Многих это может удивить, но в норме родительство вовсе не должно быть таким трудным. Наши дети должны следовать нашему примеру, выполнять наши указания и уважать наши ценности без до­полнительного напряжения, усилий, принуждения или даже возна­граждения с нашей стороны. Если родителям приходится применять тактику давления, значит, они что-то упустили. Отец и мать Кирстен столкнулись с необходимостью прибегать к принуждению, потому что, не осознавая этого, они утратили свою родительскую силу.

По своей природе родительство нуждается в «усилении». В этом смысле оно очень напоминает современные автомобили класса люкс, с усиленным рулевым управлением, тормозной системой и окнами. Если усилитель неисправен, многими из этих машин становится не­возможно управлять. Справляться с детьми, испытывая недостаток родительской силы, практически невозможно, но именно это стара­ются делать миллионы родителей. И если хорошего механика, спо­собного отремонтировать ваш автомобиль, найти достаточно просто, среди экспертов, занимаюшихся проблемами детей, толковых спе­циалистов явно недостает.

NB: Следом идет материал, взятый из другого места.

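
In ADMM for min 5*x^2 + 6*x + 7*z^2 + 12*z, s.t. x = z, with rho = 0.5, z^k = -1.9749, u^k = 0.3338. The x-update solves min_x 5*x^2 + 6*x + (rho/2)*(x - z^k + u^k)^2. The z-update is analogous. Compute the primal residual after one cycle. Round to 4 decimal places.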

Слишком часто детям навешивают ярлык «трудный», взрослых обвиняют в неумелости, а их воспитательные техники объявляют неполноценными. Как правило, ни родители, ни специалисты не отдают себе отчета в том, что корни проблемы лежат не в родительской неумелости, а в родительской слабости в самом узком значении этого слова: отсутствии достаточной силы.

Качеством, которого не хватает, является сила, а не любовь, зна­ния, желание действовать или навыки. Наши предки обладали го­раздо большей силой, чем современные родители. Нашим бабушкам и дедушкам было гораздо проще добиваться послушания от своих детей, чем нашим родителям, а, тем более, нам. Если тенденция оста­нется неизменной, наши дети столкнутся с колоссальными трудно­стями, когда придет их черед стать родителями. Мы утрачиваем силу быть родителями.

Естественный родительский авторитет

Родительское бессилие сложно распознать и больно признавать, наш ум старается ухватиться ,за более удобные объяснения: нашим детям мы больше не нужны, или наши дети - особенно трудные, или нам недостает родительских способностей.

В наши дни концепция родительской силы не популярна. Буду­чи детьми, многие из нас испытали на себе всю силу родительской власти и слишком хорошо поняли, как велика опасность злоупотре­бления ею. Мы не забываем о том, что власть вводит в соблазн, мы по опыту знаем, что тем, кто стремится квласти, чтобы влиять на других, нельзя доверять. В некоторых случаях слово «власть» при­обретает негативную окраску, как, например, в прилагательном «вла­столюбивый» и в выражении «жажда власти». Не удивительно, что многие стараются воздерживаться от ее использования - подобное отношение я часто встречаю среди родителей и педагогов.

Многие также путают силу и принуждение. Но не в этом смысле мы используем слово «сила» в данной книге. В нашем разговоре о родительстве и привязанности сила быть родителем означает естествен­ный родительский авторитет. Этот естественный авторитет вытекает не из принуждения или насилия, но из правильно выстроенных отно­шений с ребенком. Сила быть родителем появляется сама собой, она возникает без усилий, позерства и без наказаний. Именно когда нам не хватает власти, мы склонны применять силу. Чем больше у родителя силы, тем меньше насилия ему приходится применять при выполне­нии повседневных родительских обязанностей. С другой стороны, чем меньшей силой мы обладаем, тем чаще мы склонны повышать голос. проявлять жестокость, угрожать и искать рычаги, которые позволят заставить наших детей выполнять наши требования. Потеря силы, с которой сталкиваются современные родители, привела к тому, что литература по воспитанию теперь изобилует техниками, которые в любых других обстоятельствах мы бы назвали подкупом и шантажом. Мы же маскируем эти симптомы нашего бессилия эвфемизмами вро­де «поощрение» и «естественные последствия».